Methods for diagnosing Hunter syndrome

The following tests can detect Hunter Syndrome:⁴

1. Urine and plasma GAG levels: Measuring the levels of GAG in the urine and plasma as the screening test for mucopolysaccharidosis II (MPS II). Newborns with lysosomal storage diseases including (MPS II) will have elevated levels of DM and HS in their plasma
2. Levels of iduronate sulfatase (IDS): Hunter syndrome is diagnosed using IDS levels, the most valuable standard test. IDS levels are determined through cell cultures, including leukocyte, fibroblast, and dried blood, as well as free plasma samples
3. Genetic testing: Hunter syndrome is confirmed by molecular genetic testing. It can provide a definitive diagnosis for patients who illustrate signs of Hunter syndrome but the lab results are not clear. Usually, some girls are documented to show symptoms of MPS II and are required to perform the genetics test
4. Imaging: Using a radiographic X-ray, a skeletal survey is conducted on patients who exhibit clinical signs of MPS II. They show specific abnormalities in the skull, joints, axial skeleton, and limbs that are identified as dysostosis multiplex

Summary

Mucopolysaccharidoses (MPS) are a group of rare, inherited lysosomal storage diseases caused by the lack of a specific enzyme needed to break down glycosaminoglycans (GAGs). Mucopolysaccharidosis II (MPS II or Hunter syndrome) is an X-linked disorder caused by a deficiency in the enzyme iduronate-2-sulfatase (IDS), leading to multi-organ disease, failure, and reduced life span due to the buildup of GAGs (dermatan sulfate and heparan sulfate). 
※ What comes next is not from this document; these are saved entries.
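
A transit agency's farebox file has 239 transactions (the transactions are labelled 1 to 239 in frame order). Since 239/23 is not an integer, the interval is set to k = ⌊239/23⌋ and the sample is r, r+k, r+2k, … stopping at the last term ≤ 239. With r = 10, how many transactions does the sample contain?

23

k = ⌊239/23⌋ = 10
Achieved size = ⌊(239 − 10)/10⌋ + 1 = ⌊229/10⌋ + 1 = 22 + 1 = 23
(last selection: 10 + 22×10 = 230 ≤ 239; next would be 240 > 239)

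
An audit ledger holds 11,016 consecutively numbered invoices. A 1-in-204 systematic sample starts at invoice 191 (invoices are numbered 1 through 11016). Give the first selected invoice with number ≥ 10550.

10595

k = 204
Steps past start: ⌈(10550 − 191)/204⌉ = ⌈10359/204⌉ = 51
Selected invoice: 191 + 51×204 = 10595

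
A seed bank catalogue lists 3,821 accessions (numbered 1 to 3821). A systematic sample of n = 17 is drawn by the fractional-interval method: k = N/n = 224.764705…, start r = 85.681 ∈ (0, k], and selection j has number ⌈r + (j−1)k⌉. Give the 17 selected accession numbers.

j=1: r + 0k = 85.681 → ⌈·⌉ = 86
j=2: r + 1k = 310.445705… → ⌈·⌉ = 311
j=3: r + 2k = 535.210411… → ⌈·⌉ = 536
j=4: r + 3k = 759.975117… → ⌈·⌉ = 760
j=5: r + 4k = 984.739823… → ⌈·⌉ = 985
j=6: r + 5k = 1209.504529… → ⌈·⌉ = 1210
j=7: r + 6k = 1434.269235… → ⌈·⌉ = 1435
j=8: r + 7k = 1659.033941… → ⌈·⌉ = 1660
j=9: r + 8k = 1883.798647… → ⌈·⌉ = 1884
j=10: r + 9k = 2108.563352… → ⌈·⌉ = 2109
j=11: r + 10k = 2333.328058… → ⌈·⌉ = 2334
j=12: r + 11k = 2558.092764… → ⌈·⌉ = 2559
j=13: r + 12k = 2782.857470… → ⌈·⌉ = 2783
j=14: r + 13k = 3007.622176… → ⌈·⌉ = 3008
j=15: r + 14k = 3232.386882… → ⌈·⌉ = 3233
j=16: r + 15k = 3457.151588… → ⌈·⌉ = 3458
j=17: r + 16k = 3681.916294… → ⌈·⌉ = 3682

86, 311, 536, 760, 985, 1210, 1435, 1660, 1884, 2109, 2334, 2559, 2783, 3008, 3233, 3458, 3682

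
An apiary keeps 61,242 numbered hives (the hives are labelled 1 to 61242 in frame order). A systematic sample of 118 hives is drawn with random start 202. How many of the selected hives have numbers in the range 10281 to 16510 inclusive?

12

k = 61242/118 = 519
First selection ≥ 10281: 202 + ⌈(10281−202)/519⌉·519 = 202 + 20×519 = 10582
Last selection ≤ 16510: 202 + ⌊(16510−202)/519⌋·519 = 202 + 31×519 = 16291
Count = 31 − 20 + 1 = 12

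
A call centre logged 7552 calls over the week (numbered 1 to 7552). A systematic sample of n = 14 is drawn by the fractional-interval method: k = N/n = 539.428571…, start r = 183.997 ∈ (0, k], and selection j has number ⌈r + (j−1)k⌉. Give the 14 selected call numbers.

184, 724, 1263, 1803, 2342, 2882, 3421, 3960, 4500, 5039, 5579, 6118, 6658, 7197

j=1: r + 0k = 183.997 → ⌈·⌉ = 184
j=2: r + 1k = 723.425571… → ⌈·⌉ = 724
j=3: r + 2k = 1262.854142… → ⌈·⌉ = 1263
j=4: r + 3k = 1802.282714… → ⌈·⌉ = 1803
j=5: r + 4k = 2341.711285… → ⌈·⌉ = 2342
j=6: r + 5k = 2881.139857… → ⌈·⌉ = 2882
j=7: r + 6k = 3420.568428… → ⌈·⌉ = 3421
j=8: r + 7k = 3959.997 → ⌈·⌉ = 3960
j=9: r + 8k = 4499.425571… → ⌈·⌉ = 4500
j=10: r + 9k = 5038.854142… → ⌈·⌉ = 5039
j=11: r + 10k = 5578.282714… → ⌈·⌉ = 5579
j=12: r + 11k = 6117.711285… → ⌈·⌉ = 6118
j=13: r + 12k = 6657.139857… → ⌈·⌉ = 6658
j=14: r + 13k = 7196.568428… → ⌈·⌉ = 7197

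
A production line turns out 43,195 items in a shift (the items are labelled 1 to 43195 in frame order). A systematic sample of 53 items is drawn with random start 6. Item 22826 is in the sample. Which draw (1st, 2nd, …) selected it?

29

k = 43195/53 = 815
position = (22826 − 6)/815 + 1 = 22820/815 + 1 = 28 + 1 = 29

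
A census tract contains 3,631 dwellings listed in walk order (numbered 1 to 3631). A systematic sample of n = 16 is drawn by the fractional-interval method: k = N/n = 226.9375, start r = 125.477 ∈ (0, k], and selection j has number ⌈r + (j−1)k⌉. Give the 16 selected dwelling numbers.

126, 353, 580, 807, 1034, 1261, 1488, 1715, 1941, 2168, 2395, 2622, 2849, 3076, 3303, 3530

j=1: r + 0k = 125.477 → ⌈·⌉ = 126
j=2: r + 1k = 352.4145 → ⌈·⌉ = 353
j=3: r + 2k = 579.352 → ⌈·⌉ = 580
j=4: r + 3k = 806.2895 → ⌈·⌉ = 807
j=5: r + 4k = 1033.227 → ⌈·⌉ = 1034
j=6: r + 5k = 1260.1645 → ⌈·⌉ = 1261
j=7: r + 6k = 1487.102 → ⌈·⌉ = 1488
j=8: r + 7k = 1714.0395 → ⌈·⌉ = 1715
j=9: r + 8k = 1940.977 → ⌈·⌉ = 1941
j=10: r + 9k = 2167.9145 → ⌈·⌉ = 2168
j=11: r + 10k = 2394.852 → ⌈·⌉ = 2395
j=12: r + 11k = 2621.7895 → ⌈·⌉ = 2622
j=13: r + 12k = 2848.727 → ⌈·⌉ = 2849
j=14: r + 13k = 3075.6645 → ⌈·⌉ = 3076
j=15: r + 14k = 3302.602 → ⌈·⌉ = 3303
j=16: r + 15k = 3529.5395 → ⌈·⌉ = 3530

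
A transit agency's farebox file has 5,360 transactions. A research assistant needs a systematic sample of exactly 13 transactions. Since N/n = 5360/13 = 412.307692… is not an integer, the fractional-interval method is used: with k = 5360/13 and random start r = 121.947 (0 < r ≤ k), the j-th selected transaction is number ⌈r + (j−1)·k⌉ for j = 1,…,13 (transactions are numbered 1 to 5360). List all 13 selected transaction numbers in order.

122, 535, 947, 1359, 1772, 2184, 2596, 3009, 3421, 3833, 4246, 4658, 5070

j=1: r + 0k = 121.947 → ⌈·⌉ = 122
j=2: r + 1k = 534.254692… → ⌈·⌉ = 535
j=3: r + 2k = 946.562384… → ⌈·⌉ = 947
j=4: r + 3k = 1358.870076… → ⌈·⌉ = 1359
j=5: r + 4k = 1771.177769… → ⌈·⌉ = 1772
j=6: r + 5k = 2183.485461… → ⌈·⌉ = 2184
j=7: r + 6k = 2595.793153… → ⌈·⌉ = 2596
j=8: r + 7k = 3008.100846… → ⌈·⌉ = 3009
j=9: r + 8k = 3420.408538… → ⌈·⌉ = 3421
j=10: r + 9k = 3832.716230… → ⌈·⌉ = 3833
j=11: r + 10k = 4245.023923… → ⌈·⌉ = 4246
j=12: r + 11k = 4657.331615… → ⌈·⌉ = 4658
j=13: r + 12k = 5069.639307… → ⌈·⌉ = 5070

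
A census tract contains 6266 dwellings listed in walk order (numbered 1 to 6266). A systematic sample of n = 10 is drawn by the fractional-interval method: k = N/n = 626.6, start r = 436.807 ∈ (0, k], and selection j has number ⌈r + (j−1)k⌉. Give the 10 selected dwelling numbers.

j=1: r + 0k = 436.807 → ⌈·⌉ = 437
j=2: r + 1k = 1063.407 → ⌈·⌉ = 1064
j=3: r + 2k = 1690.007 → ⌈·⌉ = 1691
j=4: r + 3k = 2316.607 → ⌈·⌉ = 2317
j=5: r + 4k = 2943.207 → ⌈·⌉ = 2944
j=6: r + 5k = 3569.807 → ⌈·⌉ = 3570
j=7: r + 6k = 4196.407 → ⌈·⌉ = 4197
j=8: r + 7k = 4823.007 → ⌈·⌉ = 4824
j=9: r + 8k = 5449.607 → ⌈·⌉ = 5450
j=10: r + 9k = 6076.207 → ⌈·⌉ = 6077

437, 1064, 1691, 2317, 2944, 3570, 4197, 4824, 5450, 6077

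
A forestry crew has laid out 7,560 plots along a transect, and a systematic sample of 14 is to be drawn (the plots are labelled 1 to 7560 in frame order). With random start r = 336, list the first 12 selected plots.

336, 876, 1416, 1956, 2496, 3036, 3576, 4116, 4656, 5196, 5736, 6276

k = N/n = 7560/14 = 540
plot 1: 336
plot 2: 336 + 540 = 876
plot 3: 876 + 540 = 1416
plot 4: 1416 + 540 = 1956
plot 5: 1956 + 540 = 2496
plot 6: 2496 + 540 = 3036
plot 7: 3036 + 540 = 3576
plot 8: 3576 + 540 = 4116
plot 9: 4116 + 540 = 4656
plot 10: 4656 + 540 = 5196
plot 11: 5196 + 540 = 5736
plot 12: 5736 + 540 = 6276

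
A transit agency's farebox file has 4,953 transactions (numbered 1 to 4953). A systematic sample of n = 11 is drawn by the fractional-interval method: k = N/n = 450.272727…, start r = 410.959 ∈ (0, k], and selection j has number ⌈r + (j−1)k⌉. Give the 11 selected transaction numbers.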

Symptoms of Hunter syndrome typically appear between ages two and four and include stiff joints, facial changes, delayed growth, enlarged liver and spleen, and cognitive and respiratory issues. Complications include hydrocephalus, seizures, behavioural problems, hearing loss, cardiovascular issues, and gastrointestinal problems. The musculoskeletal system is also affected, causing joint contractures, skeletal abnormalities, muscle weakness, and decreased range of motion.

Diagnosis of Hunter syndrome involves measuring GAG levels in urine and plasma, assessing IDS levels in various cell cultures, and genetic testing to confirm the disorder, especially in ambiguous cases or affected females.